Yarışmayı kazanan prototipler 1940’a doğru ortaya çıkmış. Jeep
firması 1941’de kurulana kadar ‘Jeep’ kelimesini dünyada bilen
yoktu. Ama şimdi Yeni Şafak ortaya çıkardı ki, meğer bizim
Dersim'deki MAH yetkilisi biliyormuş.
Firma 2. Dünya Savaşı boyunca sadece Amerikan ordusu için o
filmlerde gördüğümüz Jeep'leri üretti. İlk sivil modeller ise
savaştan sonra piyasaya sürüldü. Ama Yeni Şafak ortaya çıkardı ki
biz Türkler bundan 15 yıl önce bir tane edinmişiz.
TÜRK POLİSİ 1937'DE ALMIŞ
Yeni Şafak’ın teknoloji tarihine geçecek iddiası doğruysa bir grup
Amerikan mühendisi 1937’den itibaren bu araçları hem de 1941’de
kuracakları firmanın adıyla üretip Türk emniyetinin hizmetine
sunmuş olmalı.
Yeni Şafak’a tavsiye; haberlerinin doğruluğuna inanıyorlarsa bu
aracı DMO’nun hurdalığına gidip bulsunlar.

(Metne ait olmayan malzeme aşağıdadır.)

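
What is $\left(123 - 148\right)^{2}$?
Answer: $625$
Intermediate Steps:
$\left(123 - 148\right)^{2} = \left(-25\right)^{2} = 625$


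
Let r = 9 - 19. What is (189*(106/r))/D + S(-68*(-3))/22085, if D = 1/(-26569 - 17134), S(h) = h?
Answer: 1933643124771/22085 ≈ 8.7555e+7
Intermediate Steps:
r = -10
D = -1/43703 (D = 1/(-43703) = -1/43703 ≈ -2.2882e-5)
(189*(106/r))/D + S(-68*(-3))/22085 = (189*(106/(-10)))/(-1/43703) - 68*(-3)/22085 = (189*(106*(-⅒)))*(-43703) + 204*(1/22085) = (189*(-53/5))*(-43703) + 204/22085 = -10017/5*(-43703) + 204/22085 = 437772951/5 + 204/22085 = 1933643124771/22085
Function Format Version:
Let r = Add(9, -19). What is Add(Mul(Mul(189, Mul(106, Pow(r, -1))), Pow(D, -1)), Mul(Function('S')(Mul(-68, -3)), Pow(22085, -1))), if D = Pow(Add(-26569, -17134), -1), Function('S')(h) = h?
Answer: Rational(1933643124771, 22085) ≈ 8.7555e+7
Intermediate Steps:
r = -10
D = Rational(-1, 43703) (D = Pow(-43703, -1) = Rational(-1, 43703) ≈ -2.2882e-5)
Add(Mul(Mul(189, Mul(106, Pow(r, -1))), Pow(D, -1)), Mul(Function('S')(Mul(-68, -3)), Pow(22085, -1))) = Add(Mul(Mul(189, Mul(106, Pow(-10, -1))), Pow(Rational(-1, 43703), -1)), Mul(Mul(-68, -3), Pow(22085, -1))) = Add(Mul(Mul(189, Mul(106, Rational(-1, 10))), -43703), Mul(204, Rational(1, 22085))) = Add(Mul(Mul(189, Rational(-53, 5)), -43703), Rational(204, 22085)) = Add(Mul(Rational(-10017, 5), -43703), Rational(204, 22085)) = Add(Rational(437772951, 5), Rational(204, 22085)) = Rational(1933643124771, 22085)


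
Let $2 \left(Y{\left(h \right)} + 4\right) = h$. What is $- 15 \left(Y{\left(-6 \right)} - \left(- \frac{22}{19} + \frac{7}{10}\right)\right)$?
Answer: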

Çünkü Jeep, firmasının internet sitesinde bile ilk Jeep prototipi
(üstte) 1940 tarihli gösteriliyor.
Aracın kaportasını bile Jeep müzesine su içinde 1 milyon dolara
satarsınız.
Bu aynı zamanda dünya basınında bir ilk. New York Times'ın hafta
sonu eki editörü tez "İlk Jeep'i Türkler yapmış" diye 'feature'
yazı yazdırmalı.
İşte böyle; Seyit Rıza, 2. Dünya Savaşı'nda Jeep üzerinde
fotoğraflarıyla efsaneleşen Amerikalı General Patton'dan en az 4
yıl önce Jeep'e bindirmişler.
Müthiş, gerçekten müthiş.
Yine müthiş bir kandırmaca.
Kuzum size bu belgeleri kim SÜREKLİ yutturuyor?
ACILARI İSTİSMAR
Son söz olarak şöyle denmeli: Mesele Dersim'in acılarıysa hepimiz
anmalıyız, anıyoruz. Sorun, Dersim'in acılarının yalanlar eklenerek
günümüz siyasetinde istismar malzemesi yapılmasıdır.
NOT:
Yeni Şafak'ın yayınladığı belge küpürleri okunmuyor. Belgenin
metnini tırnak içinde yayınlamışlar. Böyle belge yayını yapılmaz.
Yapılıyorsa akla zaten kasıt olduğu gelir.
Gerçi buna alışığız. Kabataş'ta da gördüğümüze değil görmediğimize
inanmamızı istiyorlar.
Bu saatten sonra bundan sonra okunaklı hale getirirlerse artık
yetmez. Öyle yaparlarsa "Hatalarını anlayıp, kelimeleri
değiştirerek sahtekarlığı örtmeye çalıştılar" denir.